In light of the court's agreement with Plaintiffs' argument that allowing Defendants to identify Mr. Rukavina as an expert on alter ego issues would circumvent its rulings in Clapper X, the court does not reach Plaintiffs' alternative arguments in support of Plaintiffs' Motion to Strike.

B. Supplemental Disclosure that Shamoun & Norman Represent ART Midwest, L.P.

Plaintiffs also move to strike that portion of the Supplemental Disclosures identifying Shamoun & Norman as counsel for ART Midwest, L.P. In response, Defendants argue that Plaintiffs' objection to the supplemental witness disclosure is "misplaced," and that Shamoun & Norman "simply asserts that it may receive notifications and/or requests for Partnership witnesses." Defs.' Resp. 9 (Doc. 9). Having reviewed the designation of prospective witnesses that may be called for and on behalf of ART Midwest, L.P. in Defendants' Supplemental Disclosures, and in light of Defendants' clarification, the court will deny without prejudice Plaintiffs' Motion to Strike the identification of Shamoun & Norman as an entity that may receive notification and/or requests for ART Midwest, L.P. witnesses.

The court denies this portion of Plaintiffs' Motion to Strike without prejudice, recognizing that Plaintiffs may raise this issue, as necessary, in a motion in limine once the court has set this case for trial. --------

C. Defendants' Designation of the "records custodian, agents, members, managers, owners, counsel, employees, representatives, officers and directors of Atlantic XXXI, LLC, as potential witnesses"

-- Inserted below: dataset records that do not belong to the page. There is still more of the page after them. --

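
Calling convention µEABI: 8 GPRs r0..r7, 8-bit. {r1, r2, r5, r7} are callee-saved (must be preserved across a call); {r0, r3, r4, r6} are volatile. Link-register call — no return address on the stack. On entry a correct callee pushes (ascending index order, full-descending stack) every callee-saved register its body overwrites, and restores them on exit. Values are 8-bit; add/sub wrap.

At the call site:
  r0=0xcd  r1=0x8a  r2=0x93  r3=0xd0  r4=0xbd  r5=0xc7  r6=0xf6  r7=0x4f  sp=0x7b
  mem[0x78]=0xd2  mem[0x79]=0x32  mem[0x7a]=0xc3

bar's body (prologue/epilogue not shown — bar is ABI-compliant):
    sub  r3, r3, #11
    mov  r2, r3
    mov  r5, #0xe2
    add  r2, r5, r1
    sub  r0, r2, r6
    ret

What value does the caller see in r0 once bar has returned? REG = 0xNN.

prologue: push r2 -> mem[0x7a]=0x93, sp=0x7a
prologue: push r5 -> mem[0x79]=0xc7, sp=0x79
body[0] sub  r3, r3, #11 -> r3=0xc5
body[1] mov  r2, r3 -> r2=0xc5
body[2] mov  r5, #0xe2 -> r5=0xe2
body[3] add  r2, r5, r1 -> r2=0x6c
body[4] sub  r0, r2, r6 -> r0=0x76
epilogue: pop r5=0xc7, sp=0x7a
epilogue: pop r2=0x93, sp=0x7b
r0 is caller-saved -> body value

REG = 0x76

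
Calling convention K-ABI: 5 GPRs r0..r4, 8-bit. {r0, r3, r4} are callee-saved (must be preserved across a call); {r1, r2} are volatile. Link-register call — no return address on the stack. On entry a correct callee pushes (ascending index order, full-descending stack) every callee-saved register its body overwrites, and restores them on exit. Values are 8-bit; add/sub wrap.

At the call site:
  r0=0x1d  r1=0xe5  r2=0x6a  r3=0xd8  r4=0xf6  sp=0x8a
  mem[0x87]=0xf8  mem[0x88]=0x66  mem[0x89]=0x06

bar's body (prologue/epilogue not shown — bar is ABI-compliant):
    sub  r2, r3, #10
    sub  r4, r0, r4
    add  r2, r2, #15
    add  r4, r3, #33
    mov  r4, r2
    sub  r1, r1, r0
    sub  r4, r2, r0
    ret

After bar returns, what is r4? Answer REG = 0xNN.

prologue: push r4 → mem[0x89]=0xf6, sp=0x89
body[0] sub  r2, r3, #10 → r2=0xce
body[1] sub  r4, r0, r4 → r4=0x27
body[2] add  r2, r2, #15 → r2=0xdd
body[3] add  r4, r3, #33 → r4=0xf9
body[4] mov  r4, r2 → r4=0xdd
body[5] sub  r1, r1, r0 → r1=0xc8
body[6] sub  r4, r2, r0 → r4=0xc0
epilogue: pop r4=0xf6, sp=0x8a
r4 is callee-saved → restored

REG = 0xf6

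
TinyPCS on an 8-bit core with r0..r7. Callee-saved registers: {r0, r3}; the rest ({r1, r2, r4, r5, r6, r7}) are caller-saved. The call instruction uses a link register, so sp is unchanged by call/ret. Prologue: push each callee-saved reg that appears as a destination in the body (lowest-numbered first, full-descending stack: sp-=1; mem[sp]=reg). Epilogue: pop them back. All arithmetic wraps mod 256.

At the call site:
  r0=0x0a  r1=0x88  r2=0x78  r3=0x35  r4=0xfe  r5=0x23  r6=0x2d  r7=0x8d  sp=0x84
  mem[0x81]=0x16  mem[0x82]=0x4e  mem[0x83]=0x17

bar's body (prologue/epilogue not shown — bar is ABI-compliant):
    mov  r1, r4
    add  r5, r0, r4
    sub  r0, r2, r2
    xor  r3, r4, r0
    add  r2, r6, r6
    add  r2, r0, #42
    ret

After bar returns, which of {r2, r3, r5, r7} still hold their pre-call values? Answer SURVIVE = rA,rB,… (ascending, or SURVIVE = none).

SURVIVE = r3,r7

prologue: push r0 → mem[0x83]=0x0a, sp=0x83
prologue: push r3 → mem[0x82]=0x35, sp=0x82
body[0] mov  r1, r4 → r1=0xfe
body[1] add  r5, r0, r4 → r5=0x08
body[2] sub  r0, r2, r2 → r0=0x00
body[3] xor  r3, r4, r0 → r3=0xfe
body[4] add  r2, r6, r6 → r2=0x5a
body[5] add  r2, r0, #42 → r2=0x2a
epilogue: pop r3=0x35, sp=0x83
epilogue: pop r0=0x0a, sp=0x84
r2: caller-saved, written=True
r3: callee-saved, written=True
r5: caller-saved, written=True
r7: caller-saved, written=False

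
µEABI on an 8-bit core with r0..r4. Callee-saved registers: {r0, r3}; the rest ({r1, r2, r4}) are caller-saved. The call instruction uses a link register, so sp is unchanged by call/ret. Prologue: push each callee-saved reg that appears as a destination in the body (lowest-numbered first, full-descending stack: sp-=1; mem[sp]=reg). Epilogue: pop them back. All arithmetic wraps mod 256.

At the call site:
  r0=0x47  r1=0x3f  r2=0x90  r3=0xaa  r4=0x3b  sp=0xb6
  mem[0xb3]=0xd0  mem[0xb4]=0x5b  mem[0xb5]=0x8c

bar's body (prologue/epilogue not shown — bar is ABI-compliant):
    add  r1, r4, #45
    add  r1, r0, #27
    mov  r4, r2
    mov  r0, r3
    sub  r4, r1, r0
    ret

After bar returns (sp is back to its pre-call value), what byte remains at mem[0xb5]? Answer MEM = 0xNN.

prologue: push r0 -> mem[0xb5]=0x47, sp=0xb5
body[0] add  r1, r4, #45 -> r1=0x68
body[1] add  r1, r0, #27 -> r1=0x62
body[2] mov  r4, r2 -> r4=0x90
body[3] mov  r0, r3 -> r0=0xaa
body[4] sub  r4, r1, r0 -> r4=0xb8
epilogue: pop r0=0x47, sp=0xb6
prologue pushed ['r0'] at ['0xb5']

MEM = 0x47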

Plaintiffs ask the court to strike Defendants' designation of the "records custodian, agents, members, managers, owners, counsel, employees, representatives, officers and directors of Atlantic XXXI, LLC," as potential witnesses. In support, Plaintiffs argue that this designation contradicts Judge Fitzwater's previous summary judgment rulings, dismissing Defendants' equitable estoppel and unclean hands affirmative defenses. Defendants failed to address this argument in response to Plaintiffs' Motion to Strike. Having reviewed Judge Fitzwater's summary judgment rulings, see supra note 4, and in light of Defendants' lack of opposition, the court will grant Plaintiffs' Motion to Strike Defendants' designation of the "records custodian, agents, members, managers, owners, counsel, employees, representatives, officers and directors of Atlantic XXXI, LLC," as potential witnesses.

III. Conclusion

For the foregoing reasons, the court grants in part and denies in part Plaintiffs' Motion to Strike, and denies as moot Plaintiffs' Alternative Motion in Limine (Doc. 863). The court grants Plaintiffs' Motion to Strike Defendants' Supplemental Disclosures insofar as they identify Mr. Rukavina as an expert witness on alter ego issues. Mr. Rukavina's expert testimony, assuming he is ultimately qualified as an expert for trial, will be limited to those topics set forth in Defendants' September 2015 Disclosures. The court grants Plaintiffs' Motion to Strike Defendants' designation of the "records custodian, agents, members, managers, owners, counsel, employees, representatives, officers and directors of Atlantic XXXI, LLC," as potential witnesses and, accordingly, strikes this designation in the Supplemental Disclosures. The court denies without prejudice Plaintiffs' Motion to Strike the identification of Shamoun & Norman as an entity that may receive notification and/or requests for ART Midwest, L.P. witnesses.

It is so ordered this 2nd day of December, 2019.